According to the Washington Post, in 2015, police fatally shot 965 human beings. 564 of those people were armed with a gun. 281 were armed with some other weapon. (That's a total of 845 armed out of 965 total.) Ninety were unarmed. That doesn't mean non-aggressive, not presenting a threat, necessarily. They could have been sitting on an officer's chest, beating her head into the concrete for all we know. Or it could have been a negligent error on the officer's part, like some innocent bystander catching a stray bullet during a gunfight, or an officer thinking someone was reaching for a weapon. And in a very few cases, that might actually rise to the level of criminal negligence, where a cop will do time because he shot someone who was no threat at all for reasons even the officer himself is unclear about.
40% of 90 is 36. Now that's nothing to sneeze at. That's three a month. We don't know exactly what portion of those were innocent, non-aggressive people, or even aggressive people who maybe could've been handled without deadly force. It wasn't all of them, despite BLM wanting us to think that, but it was probably more than one or two, and those people's lives matter. It is a tragedy that they were killed, and the causes need to be addressed.
But let's also get a little perspective. In a country of 318,900,000 people, about 42 million of whom are black, with close to 800,000 cops working in 17,895 law enforcement agencies, 36 unarmed black men got shot in a whole year, and only a portion of them shouldn't have been.
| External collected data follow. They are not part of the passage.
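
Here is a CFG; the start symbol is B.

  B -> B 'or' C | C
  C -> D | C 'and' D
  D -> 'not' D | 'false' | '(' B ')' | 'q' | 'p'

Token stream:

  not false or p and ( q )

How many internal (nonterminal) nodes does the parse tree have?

12

[B [B [C [D not [D false]]]] or [C [C [D p]] and [D ( [B [C [D q]]] )]]]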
This is the "genocide." This is what's making people so angry they kill cops two and three and five at a time--any cops, not even ones being aggressive toward black people. This is what a handful of radical feminists are using to manipulate everyone into agreeing with anything they say or risk being discounted as racist. That maybe 30-some people got accidentally killed with a weapon that kills pretty quickly and effortlessly, even by mistake, is what's making the black community afraid to death to encounter a police officer.
36 out of 42 million. That's a one-in-1,166,667 chance that you'll be shot to death by police while unarmed. You are LITERALLY MORE LIKELY TO BE STRUCK BY LIGHTNING than to be shot by a cop while you're unarmed. I looked it up.